The revolution in telecommunications and viewing habits — not to mention the explosion in choice for people with leisure time and money on their hands — means sport has no choice but to adapt and expand its horizons.
But surely those ideas and plans for the future need to be well thought through before they are adopted and thrust upon the very people sport is trying to engage with and persuade to spend their ever shrinking pounds?
And those future plans are also best worked out behind closed doors — or at least debated through the proper channels within individual sports — rather than played out in newspapers and on websites. Otherwise those proposed changes become a poisoned chalice before they have had a chance to establish themselves and win over the public.
Sadly, someone has forgotten to tell both the football and cricket authorities...
Take plans for the rebranded EFL Trophy — the Johnstone’s Paint Trophy among many other guises – which has attracted much criticism already this summer.
The competition for clubs in Leagues One and Two has been thrown open to 10 academy sides from the Premier League and six from the Championship — many Premier League clubs turned down the last-minute invitation as Trophy matches are scheduled for international weeks (great planning there).
It could be the thin end of the wedge with top-flight clubs long coveting the Football League — sorry EFL — as an ideal place for them to have B teams. On the other hand, many League One and Two clubs think the change could boost traditionally very low attendances in the early rounds.
Whatever the merits of the changes, surely they should have been thought through well before now so that the organisers were not scrambling for academies to take part at the last minute after many Premier League sides rejected the chance to take part?
In fact, if the lower league clubs had known the likes of Liverpool, Arsenal and the big two Manchester clubs were going to say “no thank-you”, then they would probably not have voted for the change.
Then came the sensibly regionalised draw for the new group stages — eight groups of four teams, each including one academy side.

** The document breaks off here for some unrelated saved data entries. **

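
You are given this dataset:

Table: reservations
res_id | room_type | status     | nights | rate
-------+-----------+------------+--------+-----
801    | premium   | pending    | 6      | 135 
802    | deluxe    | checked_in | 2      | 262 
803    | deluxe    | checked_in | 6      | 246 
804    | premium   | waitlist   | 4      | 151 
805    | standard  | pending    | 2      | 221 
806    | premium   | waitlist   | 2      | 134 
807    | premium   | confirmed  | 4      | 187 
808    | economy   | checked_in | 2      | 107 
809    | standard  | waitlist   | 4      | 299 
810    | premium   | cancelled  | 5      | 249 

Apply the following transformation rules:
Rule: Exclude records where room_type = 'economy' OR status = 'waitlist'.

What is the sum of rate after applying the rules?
1300

Step 1: Find records where room_type = 'economy' OR status = 'waitlist'
Step 2: 4 records match, summing to 691
Step 3: Original sum: 1991
Step 4: Remaining sum = 1991 - 691 = 1300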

Mansfield Town, for example, will play Derby County’s academy side, Port Vale and Doncaster Rovers. Chesterfield will meet Crewe, Accrington and Wolves Academy.
So far so good, but look at Notts County, who must play Sunderland and Hartlepool, and Cambridge, who have been drawn against Middlesbrough and Shrewsbury.
Even worse, Cheltenham face three matches against sides from the north west — Everton, Bolton and Blackpool. Madness for a supposedly regionalised tournament.
Apparently organisers had not realised there was an imbalance of southern sides in Leagues One and Two — or that some clubs had concerns about policing costs for potential local derbies. Again, issues like these should surely have been sorted out months before the trophy draw, not in the final few days?
Cricket has not got problems with the draw for its latest competition — it can’t even decide the format without discussions breaking out into open warfare through the media.
I am talking about the latest plans for England — the inventors of Twenty20 13 years ago — to try to cash in on the popular format of the game.
First the Indian Premier League and then the Big Bash in Australia have cornered the market, attracting the world’s best players and the biggest crowds.
For many reasons Twenty20 has trailed behind in this country, although this season the county-based T20 Blast has proved far more popular than before with many matches sold-out.
Quite rightly the sport’s governing body, the ECB, wants to make more of the format and has big plans for 2018 — but sadly for cricket fans, the ECB’s discussions with the counties have spilled over into acrimony in newspapers.
The ECB wants radical change, a city-based high summer competition running alongside the T20 Blast — even though cricket in this country has always been played by counties, not cities.
Unsurprisingly, the counties have an alternative plan — a two-division Twenty20 league featuring all the counties and lasting all summer.
I can see the arguments from both sides. A city-based tournament might attract new fans and interest, but would involve fewer players and so leave many out of pocket.
On the other hand, a summer-long tournament with promotion and relegation between the two divisions would add to the ever-increasing fan base for the existing counties when they play Twenty20.
What should not be happening when a welcome fresh look at the sport is being considered is for the game’s administrators and top counties to be seen by the public to be at loggerheads.
Cricket can not afford to turn off potential fans. Rather, it must continue to look at ways of attracting more people to watch the game — and that must start not only with creating a new Twenty20 competition, but by insisting that the sport is seen live and more often on free-to-air television.
Until that happens cricket will fail to attract the thousands of new supporters it craves and needs to survive in the long-term.